Impress me, surprise me, do something memorable

Edward P. Salek, CAE, Executive Director | TLT Headquarters Report January 2018

STLE is 74, but that doesn’t mean we’re boring. Here are four member services that will make an impact in 2018.

More than 300 tribology researchers will share their latest work at STLE’s Tribology Frontiers Conference this October in Chicago.

THE INSPIRATION FOR THIS COLUMN DATES BACK to October of last year when our colleagues at the Independent Lubricant Manufacturers Association (ILMA) featured an energizing keynote presentation by William C. Taylor, co-founder of Fast Company magazine.

Fast Company is an American business magazine that focuses on innovation in technology, business and design. Taylor based the ILMA talk on his 2016 book called Simply Brilliant, which examines ways that ordinary companies and individuals can do extraordinary things.

Taylor’s book begins with the observation, “These days, in the popular imagination, the quest for success has become synonymous with the spread of disruptive technologies and viral apps, with the rise of radical business models and newfangled work arrangements.” But the essence of his book debunks this assumption by citing examples that prove it doesn’t have to be that way, even in organizations like STLE that have been around for a long time.

Taylor argues that the problem with most organizations is not that they are broken—it’s that they are boring. And boring organizations don’t lend themselves to runaway success. “Customers no longer accept an okay job. Impress me, surprise me, do something I will remember—that’s what customers want. That’s why organizations have to deliver,” Taylor writes.

So in the Simply Brilliant spirit, here are four ways STLE hopes to impress, surprise and do something memorable for our customers in 2018.

Topping the list is Learning Pathways, an online resource library that helps technical professionals align and target their education and career development needs. The Learning Pathways include content resources from TLT articles, in-person courses, Webinars, short courses and books. They are organized into two subject areas: lubrication specialist and oil analyst. Access is free with an STLE membership.

Second is the Tribology Frontiers Conference (TFC), which returns after a hiatus in 2017 due to the World Tribology Congress. The TFC, co-sponsored by the Tribology Division of ASME, is where tribology researchers share their latest work and explore the science’s role in solving tomorrow’s key technical issues. More than 300 tribology researchers are expected to attend on Oct. 28-31 at the legendary Drake Hotel in Chicago.

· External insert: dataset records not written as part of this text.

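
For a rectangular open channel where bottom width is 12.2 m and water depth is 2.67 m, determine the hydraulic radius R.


For a rectangular section:
Flow area A = b * y = 12.2 * 2.67 = 32.57 m^2.
Wetted perimeter P = b + 2y = 12.2 + 2*2.67 = 17.54 m.
Hydraulic radius R = A/P = 32.57 / 17.54 = 1.8571 m.

1.8571


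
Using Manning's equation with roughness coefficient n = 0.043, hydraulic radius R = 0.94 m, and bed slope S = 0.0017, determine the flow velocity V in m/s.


Manning's equation gives V = (1/n) * R^(2/3) * S^(1/2).
First, compute R^(2/3) = 0.94^(2/3) = 0.9596.
Next, S^(1/2) = 0.0017^(1/2) = 0.041231.
Then 1/n = 1/0.043 = 23.26.
V = 23.26 * 0.9596 * 0.041231 = 0.9201 m/s.

0.9201


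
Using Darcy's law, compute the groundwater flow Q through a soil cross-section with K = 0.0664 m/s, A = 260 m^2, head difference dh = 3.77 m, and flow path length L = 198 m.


Darcy's law: Q = K * A * i, where i = dh/L.
Hydraulic gradient i = 3.77 / 198 = 0.01904.
Q = 0.0664 * 260 * 0.01904
  = 0.3287 m^3/s.

0.3287


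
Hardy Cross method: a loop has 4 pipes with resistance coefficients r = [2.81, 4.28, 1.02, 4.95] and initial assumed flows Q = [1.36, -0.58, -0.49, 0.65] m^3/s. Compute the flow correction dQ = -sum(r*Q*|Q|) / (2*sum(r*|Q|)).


Numerator terms (r*Q*|Q|): 2.81*1.36*|1.36| = 5.1974; 4.28*-0.58*|-0.58| = -1.4398; 1.02*-0.49*|-0.49| = -0.2449; 4.95*0.65*|0.65| = 2.0914.
Sum of numerator = 5.6041.
Denominator terms (r*|Q|): 2.81*|1.36| = 3.8216; 4.28*|-0.58| = 2.4824; 1.02*|-0.49| = 0.4998; 4.95*|0.65| = 3.2175.
2 * sum of denominator = 2 * 10.0213 = 20.0426.
dQ = -5.6041 / 20.0426 = -0.2796 m^3/s.

-0.2796


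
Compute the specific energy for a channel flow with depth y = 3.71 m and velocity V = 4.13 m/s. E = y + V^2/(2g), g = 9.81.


Specific energy E = y + V^2/(2g).
Velocity head = V^2/(2g) = 4.13^2 / (2*9.81) = 17.0569 / 19.62 = 0.8694 m.
E = 3.71 + 0.8694 = 4.5794 m.

4.5794


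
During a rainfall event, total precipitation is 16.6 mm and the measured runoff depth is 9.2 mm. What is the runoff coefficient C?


The runoff coefficient C = runoff depth / rainfall depth.
C = 9.2 / 16.6
  = 0.5542.

0.5542


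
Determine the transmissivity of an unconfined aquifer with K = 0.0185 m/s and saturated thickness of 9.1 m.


Transmissivity is defined as T = K * h.
T = 0.0185 * 9.1
  = 0.1683 m^2/s.

0.1683


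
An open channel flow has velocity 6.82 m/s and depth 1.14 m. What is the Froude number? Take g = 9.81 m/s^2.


The Froude number is defined as Fr = V / sqrt(g*y).
g*y = 9.81 * 1.14 = 11.1834.
sqrt(g*y) = sqrt(11.1834) = 3.3442.
Fr = 6.82 / 3.3442 = 2.0394.

2.0394


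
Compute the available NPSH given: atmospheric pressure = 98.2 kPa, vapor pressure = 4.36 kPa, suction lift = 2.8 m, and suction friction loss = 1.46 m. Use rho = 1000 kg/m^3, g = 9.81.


NPSHa = p_atm/(rho*g) - z_s - hf_s - p_vap/(rho*g).
p_atm/(rho*g) = 98.2*1000 / (1000*9.81) = 10.01 m.
p_vap/(rho*g) = 4.36*1000 / (1000*9.81) = 0.444 m.
NPSHa = 10.01 - 2.8 - 1.46 - 0.444
      = 5.31 m.

5.31


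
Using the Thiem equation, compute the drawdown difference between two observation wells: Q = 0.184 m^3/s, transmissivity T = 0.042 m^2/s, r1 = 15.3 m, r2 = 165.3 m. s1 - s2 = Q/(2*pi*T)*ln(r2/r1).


Thiem equation: s1 - s2 = Q/(2*pi*T) * ln(r2/r1).
ln(r2/r1) = ln(165.3/15.3) = 2.3799.
Q/(2*pi*T) = 0.184 / (2*pi*0.042) = 0.184 / 0.2639 = 0.6973.
s1 - s2 = 0.6973 * 2.3799 = 1.6594 m.

1.6594


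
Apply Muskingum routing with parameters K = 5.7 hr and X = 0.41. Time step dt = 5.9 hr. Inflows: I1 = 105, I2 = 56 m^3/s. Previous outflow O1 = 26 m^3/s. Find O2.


Muskingum coefficients:
denom = 2*K*(1-X) + dt = 2*5.7*(1-0.41) + 5.9 = 12.626.
C0 = (dt - 2*K*X)/denom = (5.9 - 2*5.7*0.41)/12.626 = 0.0971.
C1 = (dt + 2*K*X)/denom = (5.9 + 2*5.7*0.41)/12.626 = 0.8375.
C2 = (2*K*(1-X) - dt)/denom = 0.0654.
O2 = C0*I2 + C1*I1 + C2*O1
   = 0.0971*56 + 0.8375*105 + 0.0654*26
   = 95.07 m^3/s.

95.07


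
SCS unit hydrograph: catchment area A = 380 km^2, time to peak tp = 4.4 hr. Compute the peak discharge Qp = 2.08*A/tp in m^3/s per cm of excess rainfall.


SCS formula: Qp = 2.08 * A / tp.
Qp = 2.08 * 380 / 4.4
   = 790.4 / 4.4
   = 179.64 m^3/s per cm.

179.64


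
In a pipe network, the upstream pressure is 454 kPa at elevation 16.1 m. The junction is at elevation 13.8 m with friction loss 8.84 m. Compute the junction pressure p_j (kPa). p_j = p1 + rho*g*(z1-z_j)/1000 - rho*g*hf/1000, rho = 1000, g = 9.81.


Junction pressure: p_j = p1 + rho*g*(z1 - z_j)/1000 - rho*g*hf/1000.
Elevation term = 1000*9.81*(16.1 - 13.8)/1000 = 22.563 kPa.
Friction term = 1000*9.81*8.84/1000 = 86.72 kPa.
p_j = 454 + 22.563 - 86.72 = 389.84 kPa.

389.84


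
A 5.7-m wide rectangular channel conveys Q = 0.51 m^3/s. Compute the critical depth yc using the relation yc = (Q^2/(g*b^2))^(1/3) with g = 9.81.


Using yc = (Q^2 / (g * b^2))^(1/3):
Q^2 = 0.51^2 = 0.26.
g * b^2 = 9.81 * 5.7^2 = 9.81 * 32.49 = 318.73.
Q^2 / (g*b^2) = 0.26 / 318.73 = 0.0008.
yc = 0.0008^(1/3) = 0.0934 m.

0.0934


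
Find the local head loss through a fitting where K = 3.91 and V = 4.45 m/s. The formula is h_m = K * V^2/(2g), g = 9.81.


Minor loss formula: h_m = K * V^2/(2g).
V^2 = 4.45^2 = 19.8025.
V^2/(2g) = 19.8025 / 19.62 = 1.0093 m.
h_m = 3.91 * 1.0093 = 3.9464 m.

3.9464


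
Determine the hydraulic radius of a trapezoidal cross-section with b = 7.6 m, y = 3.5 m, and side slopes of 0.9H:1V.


For a trapezoidal section with side slope z:
A = (b + z*y)*y = (7.6 + 0.9*3.5)*3.5 = 37.625 m^2.
P = b + 2*y*sqrt(1 + z^2) = 7.6 + 2*3.5*sqrt(1 + 0.9^2) = 17.018 m.
R = A/P = 37.625 / 17.018 = 2.211 m.

2.211


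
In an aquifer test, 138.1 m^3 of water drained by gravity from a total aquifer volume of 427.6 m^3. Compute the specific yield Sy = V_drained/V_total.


Specific yield Sy = Volume drained / Total volume.
Sy = 138.1 / 427.6
   = 0.323.

0.323


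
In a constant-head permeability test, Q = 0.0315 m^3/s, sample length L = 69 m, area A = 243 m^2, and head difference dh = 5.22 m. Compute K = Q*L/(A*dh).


From K = Q*L / (A*dh):
Numerator: Q*L = 0.0315 * 69 = 2.1735.
Denominator: A*dh = 243 * 5.22 = 1268.46.
K = 2.1735 / 1268.46 = 0.001713 m/s.

0.001713


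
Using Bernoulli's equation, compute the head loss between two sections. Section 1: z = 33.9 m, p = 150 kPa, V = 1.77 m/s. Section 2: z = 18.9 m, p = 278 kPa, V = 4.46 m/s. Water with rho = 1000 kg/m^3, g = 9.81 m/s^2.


Total head at each section: H = z + p/(rho*g) + V^2/(2g).
H1 = 33.9 + 150*1000/(1000*9.81) + 1.77^2/(2*9.81)
   = 33.9 + 15.291 + 0.1597
   = 49.35 m.
H2 = 18.9 + 278*1000/(1000*9.81) + 4.46^2/(2*9.81)
   = 18.9 + 28.338 + 1.0138
   = 48.252 m.
h_L = H1 - H2 = 49.35 - 48.252 = 1.098 m.

1.098


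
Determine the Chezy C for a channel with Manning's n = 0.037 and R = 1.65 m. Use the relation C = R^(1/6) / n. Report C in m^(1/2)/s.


The Chezy coefficient relates to Manning's n through C = R^(1/6) / n.
R^(1/6) = 1.65^(1/6) = 1.087045.
C = 1.087045 / 0.037 = 29.38 m^(1/2)/s.

29.38


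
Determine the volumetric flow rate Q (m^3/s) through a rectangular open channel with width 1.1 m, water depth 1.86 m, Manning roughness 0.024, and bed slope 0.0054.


For a rectangular channel, the cross-sectional area A = b * y = 1.1 * 1.86 = 2.05 m^2.
The wetted perimeter P = b + 2y = 1.1 + 2*1.86 = 4.82 m.
Hydraulic radius R = A/P = 2.05/4.82 = 0.4245 m.
Velocity V = (1/n)*R^(2/3)*S^(1/2) = (1/0.024)*0.4245^(2/3)*0.0054^(1/2) = 1.7294 m/s.
Discharge Q = A * V = 2.05 * 1.7294 = 3.538 m^3/s.

3.538


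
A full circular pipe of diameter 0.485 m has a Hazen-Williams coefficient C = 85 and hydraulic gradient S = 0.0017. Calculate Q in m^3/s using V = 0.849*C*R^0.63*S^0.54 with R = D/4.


For a full circular pipe, R = D/4 = 0.485/4 = 0.1212 m.
V = 0.849 * 85 * 0.1212^0.63 * 0.0017^0.54
  = 0.849 * 85 * 0.264679 * 0.031948
  = 0.6102 m/s.
Pipe area A = pi*D^2/4 = pi*0.485^2/4 = 0.1847 m^2.
Q = A * V = 0.1847 * 0.6102 = 0.1127 m^3/s.

0.1127


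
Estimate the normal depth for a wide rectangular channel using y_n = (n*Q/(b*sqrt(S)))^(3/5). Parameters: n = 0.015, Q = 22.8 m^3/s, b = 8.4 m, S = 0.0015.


We use the wide-channel approximation y_n = (n*Q/(b*sqrt(S)))^(3/5).
sqrt(S) = sqrt(0.0015) = 0.03873.
Numerator: n*Q = 0.015 * 22.8 = 0.342.
Denominator: b*sqrt(S) = 8.4 * 0.03873 = 0.325332.
arg = 1.0512.
y_n = 1.0512^(3/5) = 1.0304 m.

1.0304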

STLE’s 2017 Report on Emerging Issues and Trends in Tribology and Lubrication Engineering, which builds on industry research first conducted in 2014, is example three. Survey data from 900 respondents was analyzed by 30 industry experts to provide context and narrative to the quantitative findings. Based on this analysis, the report provides the top short-term and long-term trends in six key areas: transportation, medical/health, energy, manufacturing, communications and data management, atomistic processes and safety and the environment. Members can download the report for free at

Finally, STLE is unveiling a new STLE 365 app that will make membership benefits and communication more accessible to mobile technology users. Built on the same platform as the popular app that’s been used at STLE conferences in recent years, the 365 app will offer 19 different functions, including a membership directory, calendar information and many exclusive member benefits.

Taylor’s book offers one other notable insight which explains where an organization like STLE finds the creative energy to launch these and other valuable projects. He reaches back into history to cite the words of U.S. President Theodore Roosevelt, who in a famous speech offered a timeless definition of success. “Far and away the best prize that life offers,” Roosevelt said, “is the chance to work hard at work worth doing.”

According to Taylor, “In these times, ‘work worth doing’ means work that elevates our sense of impact and enriches our sense of achievement—work that rewrites the story of success for a new era of business and leadership.”

STLE’s purpose is all about work that’s worth doing. As we begin 2018, our senior leadership, staff and volunteers look forward to continuing to do work that benefits our individual and corporate members as well as the tribology and lubricants industry.